Cet argument vous convainc ? Moi pas du tout ! Le raisonnement de Nick Bostrom est certes rigoureux, la logique implacable, et il a été abondamment débattu depuis une vingtaine d’années. D’un point de vue académique, il coche toutes les cases d’une contribution philosophique solide. Pourtant je n’arrive pas à le prendre au sérieux. J’y vois une spéculation rappelant les meilleures querelles théologiques sur le sexe des anges.
En philosophie des sciences, il existe une règle classique pour élaborer et évaluer de nouvelles théories : « le principe d’économie des hypothèses », aussi appelé « le rasoir d’Ockham ». Entre deux explications d’un même phénomène, on doit privilégier la plus simple, celle qui mobilise le moins d’hypothèses, les plus vraisemblables et les mieux établies. À l’inverse, on évite d’introduire des mécanismes inutilement complexes ou des changements radicaux.

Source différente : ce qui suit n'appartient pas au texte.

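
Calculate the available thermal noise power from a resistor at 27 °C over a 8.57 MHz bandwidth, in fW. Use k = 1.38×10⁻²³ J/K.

35.5 fW

T = 27 °C + 273.15 = 300.15 K
P_n = kTB = 1.38×10⁻²³ × 300.15 × 8.57×10⁶ = 3.55×10⁻¹⁴ W = 35.5 fW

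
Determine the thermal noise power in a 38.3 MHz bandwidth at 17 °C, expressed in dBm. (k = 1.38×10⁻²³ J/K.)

T = 17 °C + 273.15 = 290.15 K
P_n = kTB = 1.38×10⁻²³ × 290.15 × 3.83×10⁷ = 1.53×10⁻¹³ W
In dBm: 10 log₁₀(1.53×10⁻¹³ / 10⁻³) = −98.1 dBm

−98.1 dBm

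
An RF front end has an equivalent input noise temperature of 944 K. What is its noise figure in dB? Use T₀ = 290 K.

6.29 dB

F = 1 + T_e/T₀ = 1 + 944/290 = 4.25517
NF = 10 log₁₀(4.25517) = 6.29 dB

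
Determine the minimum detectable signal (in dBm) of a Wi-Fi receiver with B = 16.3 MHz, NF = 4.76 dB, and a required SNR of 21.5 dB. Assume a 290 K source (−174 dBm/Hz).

Sensitivity = −174 + 10 log₁₀(B) + NF + SNR_min
= −174 + 72.12 + 4.76 + 21.5
= −75.62 dBm → −75.6 dBm

−75.6 dBm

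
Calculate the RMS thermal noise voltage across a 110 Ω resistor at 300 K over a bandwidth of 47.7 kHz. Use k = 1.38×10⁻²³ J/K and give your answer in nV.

V_n = √(4kTRB)
4kTRB = 4 × 1.38×10⁻²³ × 300 × 1.10×10² × 4.77×10⁴ = 8.69×10⁻¹⁴ V²
V_n = √(8.69×10⁻¹⁴) = 2.95×10⁻⁷ V = 295 nV

295 nV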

Face à l’hypothèse de la simulation, l’une des premières questions à se poser serait : qu’est-ce que ce raisonnement nous apporte, par rapport à l’intuition de vivre dans le monde réel ? Nick Bostrom ne prétend pas mieux rendre compte de la réalité. Il présente son raisonnement comme une spéculation métaphysique, une expérience de pensée pour nous faire voir le monde sous un autre jour, ou encore nous habituer à l’idée que notre conscience ne soit pas différente d’un programme informatique.

Autrement dit cette théorie n’a pas ou peu de pouvoir explicatif, mais nous oblige à imaginer un univers plus complexe. Elle suppose l’existence de multiples niveaux de réalité, dont on ne pourra jamais vérifier l’existence ni les effets sur notre vie quotidienne. Pourquoi s’embarrasser d’une vision aussi alambiquée et stérile ? Chez les fans californiens de cette théorie, rapporte le journaliste Loïc Hecht, l’enjeu est par exemple d’expliquer des sensations comme le « déjà-vu » (lorsque vous avez l’impression de revivre un petit évènement, ce serait une réinitialisation de la matrice) ou des observations contre-intuitives de la mécanique quantique. Mais les neurosciences ou la physique proposent déjà des cadres explicatifs.
Bref, l’hypothèse de la simulation me rappelle une anecdote classique en histoire des sciences – probablement apocryphe malheureusement. Au tournant des 18e et 19e siècles, le mathématicien et astronome Pierre-Simon de Laplace publie un ambitieux Traité de Mécanique céleste. L’empereur Napoléon l’aurait convoqué pour l’apostropher : « vous donnez les lois de toute la création et, dans tout votre livre, vous ne parlez pas une seule fois de l’existence de Dieu ! » Laplace aurait répondu : « Sire, je n’avais pas besoin de cette hypothèse. »
L’épisode est rapporté par le biographe de Laplace, François Arago, mais aucune autre source ne permet de le confirmer. Il illustre toutefois à merveille le principe d’économie des hypothèses : nous n’avons pas besoin de nous prendre pour les héros de Matrix pour explorer le monde avec une curiosité proprement scientifique et imaginer des théories révolutionnaires. C’est même tout l’inverse.